Authors - Romain Tanzer (HES-SO), Nona Naderi (HES-SO), Douglas Teodoro (HES-SO), Anais Mottaz (HES-SO), Patrick Ruch (HES-SO), Jonathan Dursi (SickKids), Jordi Rambla de Argila (CRG)
CINECA aims to support federated queries and analyses of distributed cohorts across continents. But human health datasets are extremely diverse; many different types of data are collected for many different kinds of health studies by many different health research communities. As a result, different cohort datasets often use different ontologies to describe similar kinds of entities, or represent concepts, such as genomic variation differently.

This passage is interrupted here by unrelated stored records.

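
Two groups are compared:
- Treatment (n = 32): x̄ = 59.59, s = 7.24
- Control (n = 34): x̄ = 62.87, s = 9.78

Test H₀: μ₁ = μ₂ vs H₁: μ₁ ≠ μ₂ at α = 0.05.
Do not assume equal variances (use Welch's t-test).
Welch's two-sample t-test:
H₀: μ₁ = μ₂
H₁: μ₁ ≠ μ₂
s₁²/n₁ = 7.24²/32 = 1.6381,  s₂²/n₂ = 9.78²/34 = 2.8132
SE = √(s₁²/n₁ + s₂²/n₂) = √(1.6381 + 2.8132) = 2.1098
df (Welch-Satterthwaite) = (s₁²/n₁ + s₂²/n₂)² / [(s₁²/n₁)²/(n₁-1) + (s₂²/n₂)²/(n₂-1)] ≈ 60.71
t = (x̄₁ - x̄₂) / SE = (59.59 - 62.87) / 2.1098 = -3.28 / 2.1098 = -1.555
p-value = 0.1252

Since p-value > α = 0.05, we fail to reject H₀.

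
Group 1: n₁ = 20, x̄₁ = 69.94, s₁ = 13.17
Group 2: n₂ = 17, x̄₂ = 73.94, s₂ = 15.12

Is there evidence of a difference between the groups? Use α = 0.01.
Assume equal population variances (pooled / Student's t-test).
Student's two-sample t-test (equal variances):
H₀: μ₁ = μ₂
H₁: μ₁ ≠ μ₂
df = n₁ + n₂ - 2 = 35
Pooled variance s_p² = [(n₁-1)s₁² + (n₂-1)s₂²] / (n₁ + n₂ - 2) = [(19)(13.17²) + (16)(15.12²)] / 35 = 198.6674
SE = √(s_p²(1/n₁ + 1/n₂)) = √(198.6674 × (1/20 + 1/17)) = 4.6497
t = (x̄₁ - x̄₂) / SE = (69.94 - 73.94) / 4.6497 = -4.00 / 4.6497 = -0.860
p-value = 0.3955

Since p-value > α = 0.01, we fail to reject H₀.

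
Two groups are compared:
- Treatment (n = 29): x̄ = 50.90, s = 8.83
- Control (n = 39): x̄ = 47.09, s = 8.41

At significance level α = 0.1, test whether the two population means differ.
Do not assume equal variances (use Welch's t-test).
Welch's two-sample t-test:
H₀: μ₁ = μ₂
H₁: μ₁ ≠ μ₂
s₁²/n₁ = 8.83²/29 = 2.6886,  s₂²/n₂ = 8.41²/39 = 1.8135
SE = √(s₁²/n₁ + s₂²/n₂) = √(2.6886 + 1.8135) = 2.1218
df (Welch-Satterthwaite) = (s₁²/n₁ + s₂²/n₂)² / [(s₁²/n₁)²/(n₁-1) + (s₂²/n₂)²/(n₂-1)] ≈ 58.80
t = (x̄₁ - x̄₂) / SE = (50.90 - 47.09) / 2.1218 = 3.81 / 2.1218 = 1.796
p-value = 0.0777

Since p-value < α = 0.1, we reject H₀.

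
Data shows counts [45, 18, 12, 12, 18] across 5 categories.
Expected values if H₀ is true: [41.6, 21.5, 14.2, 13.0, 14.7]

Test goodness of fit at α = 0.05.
Chi-square goodness of fit test:
H₀: observed counts match expected distribution
H₁: observed counts differ from expected distribution
df = k - 1 = 4
χ² = Σ(O - E)²/E
   = (45 - 41.6)²/41.6 + (18 - 21.5)²/21.5 + (12 - 14.2)²/14.2 + (12 - 13.0)²/13.0 + (18 - 14.7)²/14.7
   = 0.278 + 0.570 + 0.341 + 0.077 + 0.741
   = 2.01
p-value = 0.7346

Since p-value > α = 0.05, we fail to reject H₀.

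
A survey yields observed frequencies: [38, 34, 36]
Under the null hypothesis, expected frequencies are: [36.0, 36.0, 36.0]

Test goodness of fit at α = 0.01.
Chi-square goodness of fit test:
H₀: observed counts match expected distribution
H₁: observed counts differ from expected distribution
df = k - 1 = 2
χ² = Σ(O - E)²/E
   = (38 - 36.0)²/36.0 + (34 - 36.0)²/36.0 + (36 - 36.0)²/36.0
   = 0.111 + 0.111 + 0.000
   = 0.22
p-value = 0.8948

Since p-value > α = 0.01, we fail to reject H₀.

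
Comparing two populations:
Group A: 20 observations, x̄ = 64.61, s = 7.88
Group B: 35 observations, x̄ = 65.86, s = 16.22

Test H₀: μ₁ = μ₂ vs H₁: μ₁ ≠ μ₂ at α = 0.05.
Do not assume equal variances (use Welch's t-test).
Welch's two-sample t-test:
H₀: μ₁ = μ₂
H₁: μ₁ ≠ μ₂
s₁²/n₁ = 7.88²/20 = 3.1047,  s₂²/n₂ = 16.22²/35 = 7.5168
SE = √(s₁²/n₁ + s₂²/n₂) = √(3.1047 + 7.5168) = 3.2591
df (Welch-Satterthwaite) = (s₁²/n₁ + s₂²/n₂)² / [(s₁²/n₁)²/(n₁-1) + (s₂²/n₂)²/(n₂-1)] ≈ 52.01
t = (x̄₁ - x̄₂) / SE = (64.61 - 65.86) / 3.2591 = -1.25 / 3.2591 = -0.384
p-value = 0.7029

Since p-value > α = 0.05, we fail to reject H₀.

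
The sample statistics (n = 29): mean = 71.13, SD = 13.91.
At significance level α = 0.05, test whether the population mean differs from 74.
One-sample t-test:
H₀: μ = 74
H₁: μ ≠ 74
df = n - 1 = 28
t = (x̄ - μ₀) / (s/√n) = (71.13 - 74) / (13.91/√29) = -1.111
p-value = 0.2760

Since p-value > α = 0.05, we fail to reject H₀.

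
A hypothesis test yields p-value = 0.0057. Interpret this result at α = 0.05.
Since p = 0.0057 < α = 0.05, reject H₀.
There is sufficient evidence to reject the null hypothesis; the result is statistically significant at the 0.05 level.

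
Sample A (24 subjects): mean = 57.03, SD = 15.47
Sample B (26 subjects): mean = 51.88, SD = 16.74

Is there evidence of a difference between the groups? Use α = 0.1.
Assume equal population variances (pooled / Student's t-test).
Student's two-sample t-test (equal variances):
H₀: μ₁ = μ₂
H₁: μ₁ ≠ μ₂
df = n₁ + n₂ - 2 = 48
Pooled variance s_p² = [(n₁-1)s₁² + (n₂-1)s₂²] / (n₁ + n₂ - 2) = [(23)(15.47²) + (25)(16.74²)] / 48 = 260.6265
SE = √(s_p²(1/n₁ + 1/n₂)) = √(260.6265 × (1/24 + 1/26)) = 4.5699
t = (x̄₁ - x̄₂) / SE = (57.03 - 51.88) / 4.5699 = 5.15 / 4.5699 = 1.127
p-value = 0.2654

Since p-value > α = 0.1, we fail to reject H₀.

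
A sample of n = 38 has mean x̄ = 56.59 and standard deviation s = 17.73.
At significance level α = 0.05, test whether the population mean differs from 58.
One-sample t-test:
H₀: μ = 58
H₁: μ ≠ 58
df = n - 1 = 37
t = (x̄ - μ₀) / (s/√n) = (56.59 - 58) / (17.73/√38) = -0.490
p-value = 0.6269

Since p-value > α = 0.05, we fail to reject H₀.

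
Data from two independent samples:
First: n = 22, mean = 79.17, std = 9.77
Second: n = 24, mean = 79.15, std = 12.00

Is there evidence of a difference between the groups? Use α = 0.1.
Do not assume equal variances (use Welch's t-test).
Welch's two-sample t-test:
H₀: μ₁ = μ₂
H₁: μ₁ ≠ μ₂
s₁²/n₁ = 9.77²/22 = 4.3388,  s₂²/n₂ = 12.00²/24 = 6.0000
SE = √(s₁²/n₁ + s₂²/n₂) = √(4.3388 + 6.0000) = 3.2154
df (Welch-Satterthwaite) = (s₁²/n₁ + s₂²/n₂)² / [(s₁²/n₁)²/(n₁-1) + (s₂²/n₂)²/(n₂-1)] ≈ 43.42
t = (x̄₁ - x̄₂) / SE = (79.17 - 79.15) / 3.2154 = 0.02 / 3.2154 = 0.006
p-value = 0.9951

Since p-value > α = 0.1, we fail to reject H₀.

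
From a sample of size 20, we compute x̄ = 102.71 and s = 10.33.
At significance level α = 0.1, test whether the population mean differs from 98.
One-sample t-test:
H₀: μ = 98
H₁: μ ≠ 98
df = n - 1 = 19
t = (x̄ - μ₀) / (s/√n) = (102.71 - 98) / (10.33/√20) = 2.039
p-value = 0.0556

Since p-value < α = 0.1, we reject H₀.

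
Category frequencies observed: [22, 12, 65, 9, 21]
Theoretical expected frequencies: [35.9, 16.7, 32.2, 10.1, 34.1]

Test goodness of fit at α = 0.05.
Chi-square goodness of fit test:
H₀: observed counts match expected distribution
H₁: observed counts differ from expected distribution
df = k - 1 = 4
χ² = Σ(O - E)²/E
   = (22 - 35.9)²/35.9 + (12 - 16.7)²/16.7 + (65 - 32.2)²/32.2 + (9 - 10.1)²/10.1 + (21 - 34.1)²/34.1
   = 5.382 + 1.323 + 33.411 + 0.120 + 5.033
   = 45.27
p-value < 0.0001

Since p-value < α = 0.05, we reject H₀.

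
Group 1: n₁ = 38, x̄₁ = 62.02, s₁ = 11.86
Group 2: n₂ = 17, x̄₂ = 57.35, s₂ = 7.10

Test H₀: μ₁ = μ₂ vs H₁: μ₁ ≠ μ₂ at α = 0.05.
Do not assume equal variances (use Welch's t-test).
Welch's two-sample t-test:
H₀: μ₁ = μ₂
H₁: μ₁ ≠ μ₂
s₁²/n₁ = 11.86²/38 = 3.7016,  s₂²/n₂ = 7.10²/17 = 2.9653
SE = √(s₁²/n₁ + s₂²/n₂) = √(3.7016 + 2.9653) = 2.5820
df (Welch-Satterthwaite) = (s₁²/n₁ + s₂²/n₂)² / [(s₁²/n₁)²/(n₁-1) + (s₂²/n₂)²/(n₂-1)] ≈ 48.32
t = (x̄₁ - x̄₂) / SE = (62.02 - 57.35) / 2.5820 = 4.67 / 2.5820 = 1.809
p-value = 0.0767

Since p-value > α = 0.05, we fail to reject H₀.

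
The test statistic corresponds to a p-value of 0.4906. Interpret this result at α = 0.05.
Since p = 0.4906 > α = 0.05, fail to reject H₀.
There is insufficient evidence to reject the null hypothesis; the result is not statistically significant at the 0.05 level.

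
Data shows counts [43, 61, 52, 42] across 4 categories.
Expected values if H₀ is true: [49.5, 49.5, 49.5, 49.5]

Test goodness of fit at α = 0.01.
Chi-square goodness of fit test:
H₀: observed counts match expected distribution
H₁: observed counts differ from expected distribution
df = k - 1 = 3
χ² = Σ(O - E)²/E
   = (43 - 49.5)²/49.5 + (61 - 49.5)²/49.5 + (52 - 49.5)²/49.5 + (42 - 49.5)²/49.5
   = 0.854 + 2.672 + 0.126 + 1.136
   = 4.79
p-value = 0.1880

Since p-value > α = 0.01, we fail to reject H₀.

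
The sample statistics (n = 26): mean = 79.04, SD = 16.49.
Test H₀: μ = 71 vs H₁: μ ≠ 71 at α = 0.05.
One-sample t-test:
H₀: μ = 71
H₁: μ ≠ 71
df = n - 1 = 25
t = (x̄ - μ₀) / (s/√n) = (79.04 - 71) / (16.49/√26) = 2.486
p-value = 0.0200

Since p-value < α = 0.05, we reject H₀.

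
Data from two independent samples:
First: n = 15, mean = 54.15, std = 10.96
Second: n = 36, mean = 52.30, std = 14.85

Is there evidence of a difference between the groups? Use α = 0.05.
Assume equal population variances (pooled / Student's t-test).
Student's two-sample t-test (equal variances):
H₀: μ₁ = μ₂
H₁: μ₁ ≠ μ₂
df = n₁ + n₂ - 2 = 49
Pooled variance s_p² = [(n₁-1)s₁² + (n₂-1)s₂²] / (n₁ + n₂ - 2) = [(14)(10.96²) + (35)(14.85²)] / 49 = 191.8365
SE = √(s_p²(1/n₁ + 1/n₂)) = √(191.8365 × (1/15 + 1/36)) = 4.2565
t = (x̄₁ - x̄₂) / SE = (54.15 - 52.30) / 4.2565 = 1.85 / 4.2565 = 0.435
p-value = 0.6657

Since p-value > α = 0.05, we fail to reject H₀.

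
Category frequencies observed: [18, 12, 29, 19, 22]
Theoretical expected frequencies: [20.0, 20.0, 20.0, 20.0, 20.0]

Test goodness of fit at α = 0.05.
Chi-square goodness of fit test:
H₀: observed counts match expected distribution
H₁: observed counts differ from expected distribution
df = k - 1 = 4
χ² = Σ(O - E)²/E
   = (18 - 20.0)²/20.0 + (12 - 20.0)²/20.0 + (29 - 20.0)²/20.0 + (19 - 20.0)²/20.0 + (22 - 20.0)²/20.0
   = 0.200 + 3.200 + 4.050 + 0.050 + 0.200
   = 7.70
p-value = 0.1032

Since p-value > α = 0.05, we fail to reject H₀.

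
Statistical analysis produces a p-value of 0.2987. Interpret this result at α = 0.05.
Since p = 0.2987 > α = 0.05, fail to reject H₀.
There is insufficient evidence to reject the null hypothesis; the result is not statistically significant at the 0.05 level.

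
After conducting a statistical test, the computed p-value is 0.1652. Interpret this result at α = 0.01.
Since p = 0.1652 > α = 0.01, fail to reject H₀.
There is insufficient evidence to reject the null hypothesis; the result is not statistically significant at the 0.01 level.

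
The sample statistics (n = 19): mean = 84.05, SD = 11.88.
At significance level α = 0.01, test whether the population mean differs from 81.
One-sample t-test:
H₀: μ = 81
H₁: μ ≠ 81
df = n - 1 = 18
t = (x̄ - μ₀) / (s/√n) = (84.05 - 81) / (11.88/√19) = 1.119
p-value = 0.2778

Since p-value > α = 0.01, we fail to reject H₀.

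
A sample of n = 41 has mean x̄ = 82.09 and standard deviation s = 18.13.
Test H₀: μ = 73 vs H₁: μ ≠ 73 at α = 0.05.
One-sample t-test:
H₀: μ = 73
H₁: μ ≠ 73
df = n - 1 = 40
t = (x̄ - μ₀) / (s/√n) = (82.09 - 73) / (18.13/√41) = 3.210
p-value = 0.0026

Since p-value < α = 0.05, we reject H₀.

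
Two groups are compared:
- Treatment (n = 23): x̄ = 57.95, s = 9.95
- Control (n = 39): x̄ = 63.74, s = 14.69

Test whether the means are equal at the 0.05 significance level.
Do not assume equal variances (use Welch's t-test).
Welch's two-sample t-test:
H₀: μ₁ = μ₂
H₁: μ₁ ≠ μ₂
s₁²/n₁ = 9.95²/23 = 4.3045,  s₂²/n₂ = 14.69²/39 = 5.5332
SE = √(s₁²/n₁ + s₂²/n₂) = √(4.3045 + 5.5332) = 3.1365
df (Welch-Satterthwaite) = (s₁²/n₁ + s₂²/n₂)² / [(s₁²/n₁)²/(n₁-1) + (s₂²/n₂)²/(n₂-1)] ≈ 58.73
t = (x̄₁ - x̄₂) / SE = (57.95 - 63.74) / 3.1365 = -5.79 / 3.1365 = -1.846
p-value = 0.0699

Since p-value > α = 0.05, we fail to reject H₀.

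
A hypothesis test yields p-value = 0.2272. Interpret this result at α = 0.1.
Since p = 0.2272 > α = 0.1, fail to reject H₀.
There is insufficient evidence to reject the null hypothesis; the result is not statistically significant at the 0.1 level.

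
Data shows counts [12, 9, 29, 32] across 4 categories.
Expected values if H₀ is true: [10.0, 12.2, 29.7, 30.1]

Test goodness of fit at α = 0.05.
Chi-square goodness of fit test:
H₀: observed counts match expected distribution
H₁: observed counts differ from expected distribution
df = k - 1 = 3
χ² = Σ(O - E)²/E
   = (12 - 10.0)²/10.0 + (9 - 12.2)²/12.2 + (29 - 29.7)²/29.7 + (32 - 30.1)²/30.1
   = 0.400 + 0.839 + 0.016 + 0.120
   = 1.38
p-value = 0.7112

Since p-value > α = 0.05, we fail to reject H₀.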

CINECA must span this diversity of data representations in order to achieve its goals of connecting health research cohort data. The work of WP3 partially addresses discoverability of datasets by defining a standard minimal cohort-level data representation which will be common across all cohorts; but that does not address cohort-level data that falls outside of the minimal common data model, nor does it address the representation of patient-level data. WP1’s role is to design and deploy API access to both cohort- and patient-level data, and a fundamental functionality of the infrastructure is to allow the user to find the appropriate dataset independently of the ontology used to map locally the different cohorts or indifferently of the format and syntax used to describe the variants.
This report describes the work done on query expansion, by implementing and demonstrating a query expansion service API that improves findability and searchability of distributed cohort data. Multiple kinds of query expansions are available for enabling further data integration and interoperability, including horizontal expansion, i.e., across ontological systems, and vertical expansion, i.e., within sublevels of the same ontological resource.